Still the men climb.
Watching the episode, I wanted to scream at the men, “Turn back!” How could they be so stupid? But even on bottled oxygen, the -40 degree temps and thin air have turned their brains to mush. They can't make complicated decisions. They can only see the summit.
It is a fascinating lesson on recognizing our own limitations.
When I was a teenager, I taught myself to juggle one day. My mom was at work. I was bored, so I started juggling first two tennis balls and then three and then two in one hand. I was pretty good at it, but I never did master anything more than three balls at a time. Add a fourth into the mix and everything would go horribly wrong, tennis balls slamming into each other like asteroids out of control leading to a cataclysmic end of the universe scenario.
I exaggerate. Still it wasn't pretty
Lately, I've made no secret of the fact that I am finding it impossible to juggle work, seminary and church, each of the three requiring not just time, but dedication, wholehearted dedication. Each thing requiring that I give not just time, not just energy, but my heart and my soul. And I can't get away with only giving a part. Each demands a whole.
It has left me with a mess, with nothing in my life flowing in a way that seems beautiful and perfect and right.

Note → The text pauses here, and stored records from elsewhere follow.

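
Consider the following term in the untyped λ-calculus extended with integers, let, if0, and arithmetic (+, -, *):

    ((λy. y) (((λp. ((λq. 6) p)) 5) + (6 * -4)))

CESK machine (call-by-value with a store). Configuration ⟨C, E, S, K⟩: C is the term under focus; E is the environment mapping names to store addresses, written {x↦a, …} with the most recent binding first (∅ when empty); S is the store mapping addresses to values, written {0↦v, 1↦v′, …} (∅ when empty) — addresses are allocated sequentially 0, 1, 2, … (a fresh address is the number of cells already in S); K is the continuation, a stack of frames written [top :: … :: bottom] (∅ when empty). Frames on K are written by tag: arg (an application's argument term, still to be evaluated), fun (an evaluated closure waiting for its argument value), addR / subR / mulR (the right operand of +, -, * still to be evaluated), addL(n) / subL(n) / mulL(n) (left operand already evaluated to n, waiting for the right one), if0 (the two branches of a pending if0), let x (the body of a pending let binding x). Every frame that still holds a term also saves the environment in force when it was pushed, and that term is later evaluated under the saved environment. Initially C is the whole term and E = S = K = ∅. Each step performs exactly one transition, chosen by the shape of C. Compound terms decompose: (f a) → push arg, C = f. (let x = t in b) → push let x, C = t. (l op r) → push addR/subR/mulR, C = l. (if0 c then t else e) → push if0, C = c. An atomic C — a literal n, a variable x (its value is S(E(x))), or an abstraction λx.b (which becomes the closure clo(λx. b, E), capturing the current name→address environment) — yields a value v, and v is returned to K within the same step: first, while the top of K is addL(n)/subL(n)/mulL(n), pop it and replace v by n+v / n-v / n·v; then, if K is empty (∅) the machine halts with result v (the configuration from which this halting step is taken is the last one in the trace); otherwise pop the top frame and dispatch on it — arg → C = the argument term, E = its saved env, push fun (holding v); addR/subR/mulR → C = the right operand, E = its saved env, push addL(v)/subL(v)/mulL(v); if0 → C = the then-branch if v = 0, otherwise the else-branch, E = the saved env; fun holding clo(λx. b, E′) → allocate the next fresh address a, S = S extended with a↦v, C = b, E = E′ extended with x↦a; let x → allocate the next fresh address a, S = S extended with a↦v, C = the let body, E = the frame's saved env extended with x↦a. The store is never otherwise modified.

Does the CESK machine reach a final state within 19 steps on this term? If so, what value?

Answer: -18

Execution trace:
[0] [C=((λy. y) (((λp. ((λq. 6) p)) 5) + (6 * -4))) | E=∅ | S=∅ | K=∅]
[1] [C=(λy. y) | E=∅ | S=∅ | K=[arg]]
[2] [C=(((λp. ((λq. 6) p)) 5) + (6 * -4)) | E=∅ | S=∅ | K=[fun]]
[3] [C=((λp. ((λq. 6) p)) 5) | E=∅ | S=∅ | K=[addR :: fun]]
[4] [C=(λp. ((λq. 6) p)) | E=∅ | S=∅ | K=[arg :: addR :: fun]]
[5] [C=5 | E=∅ | S=∅ | K=[fun :: addR :: fun]]
[6] [C=((λq. 6) p) | E={p↦0} | S={0↦5} | K=[addR :: fun]]
[7] [C=(λq. 6) | E={p↦0} | S={0↦5} | K=[arg :: addR :: fun]]
[8] [C=p | E={p↦0} | S={0↦5} | K=[fun :: addR :: fun]]
[9] [C=6 | E={q↦1, p↦0} | S={0↦5, 1↦5} | K=[addR :: fun]]
[10] [C=(6 * -4) | E=∅ | S={0↦5, 1↦5} | K=[addL(6) :: fun]]
[11] [C=6 | E=∅ | S={0↦5, 1↦5} | K=[mulR :: addL(6) :: fun]]
[12] [C=-4 | E=∅ | S={0↦5, 1↦5} | K=[mulL(6) :: addL(6) :: fun]]
[13] [C=y | E={y↦2} | S={0↦5, 1↦5, 2↦-18} | K=∅]
→ final value -18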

And so I turn to Thomas Merton's prayer. I think we should call it Thomas Merton's gift. He begins the prayer with this: “My Lord God, I have no idea where I'm going.”
I thought I knew, but like the men trying to summit Everest I may have woefully overestimated my abilities to get there and what looked like the end was much, much further away than I had guessed and the road there far more treacherous than I had realized.

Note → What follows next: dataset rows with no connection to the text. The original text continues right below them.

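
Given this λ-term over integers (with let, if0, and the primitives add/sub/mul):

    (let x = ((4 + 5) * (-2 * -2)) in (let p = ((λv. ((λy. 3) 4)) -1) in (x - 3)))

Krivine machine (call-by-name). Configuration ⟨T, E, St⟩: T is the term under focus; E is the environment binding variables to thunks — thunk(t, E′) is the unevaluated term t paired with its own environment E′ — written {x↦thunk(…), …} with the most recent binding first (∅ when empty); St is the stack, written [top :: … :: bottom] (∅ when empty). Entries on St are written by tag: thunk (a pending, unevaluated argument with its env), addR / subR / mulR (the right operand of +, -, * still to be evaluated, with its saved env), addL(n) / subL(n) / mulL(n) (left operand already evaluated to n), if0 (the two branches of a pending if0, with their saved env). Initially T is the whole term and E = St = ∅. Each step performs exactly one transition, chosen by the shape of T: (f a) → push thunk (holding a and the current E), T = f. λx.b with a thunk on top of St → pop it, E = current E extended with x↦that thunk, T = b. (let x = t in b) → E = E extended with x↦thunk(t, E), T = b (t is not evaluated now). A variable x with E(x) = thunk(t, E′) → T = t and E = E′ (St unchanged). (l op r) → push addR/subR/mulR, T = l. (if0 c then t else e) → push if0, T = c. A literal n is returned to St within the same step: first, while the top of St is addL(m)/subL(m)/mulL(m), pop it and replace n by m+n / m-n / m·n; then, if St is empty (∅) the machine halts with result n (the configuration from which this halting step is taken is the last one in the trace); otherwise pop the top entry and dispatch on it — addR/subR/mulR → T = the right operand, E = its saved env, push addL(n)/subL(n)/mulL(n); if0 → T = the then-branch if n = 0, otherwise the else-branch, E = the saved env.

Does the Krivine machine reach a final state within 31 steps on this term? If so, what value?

Answer: 33

Machine steps:
[0] <T=(let x = ((4 + 5) * (-2 * -2)) in (let p = ((λv. ((λy. 3) 4)) -1) in (x - 3))), E=∅, St=∅>
[1] <T=(let p = ((λv. ((λy. 3) 4)) -1) in (x - 3)), E={x↦thunk(((4 + 5) * (-2 * -2)), ∅)}, St=∅>
[2] <T=(x - 3), E={p↦thunk(((λv. ((λy. 3) 4)) -1), {x↦thunk(((4 + 5) * (-2 * -2)), ∅)}), x↦thunk(((4 + 5) * (-2 * -2)), ∅)}, St=∅>
[3] <T=x, E={p↦thunk(((λv. ((λy. 3) 4)) -1), {x↦thunk(((4 + 5) * (-2 * -2)), ∅)}), x↦thunk(((4 + 5) * (-2 * -2)), ∅)}, St=[subR]>
[4] <T=((4 + 5) * (-2 * -2)), E=∅, St=[subR]>
[5] <T=(4 + 5), E=∅, St=[mulR :: subR]>
[6] <T=4, E=∅, St=[addR :: mulR :: subR]>
[7] <T=5, E=∅, St=[addL(4) :: mulR :: subR]>
[8] <T=(-2 * -2), E=∅, St=[mulL(9) :: subR]>
[9] <T=-2, E=∅, St=[mulR :: mulL(9) :: subR]>
[10] <T=-2, E=∅, St=[mulL(-2) :: mulL(9) :: subR]>
[11] <T=3, E={p↦thunk(((λv. ((λy. 3) 4)) -1), {x↦thunk(((4 + 5) * (-2 * -2)), ∅)}), x↦thunk(((4 + 5) * (-2 * -2)), ∅)}, St=[subL(36)]>
→ final value 33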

Merton continues, “The fact that I think I am following your will does not mean I am actually doing so … but I believe the desire to please you does, in fact, please you … therefore I will trust you always, though I may seem to be lost and in the shadow of death.”
We have to trust. We have to trust God. We have to trust the people he sends to us, even when they say things like “slow down” or “turn back.” Because trusting God when He holds us back means that when He sends us forth, we will move, knowing without a doubt that the very breath of God is at our back.
I have no idea what to do next. I have no idea how to make order out of my life.
So all I can do is pray.
My Lord God, I have no idea where I’m going.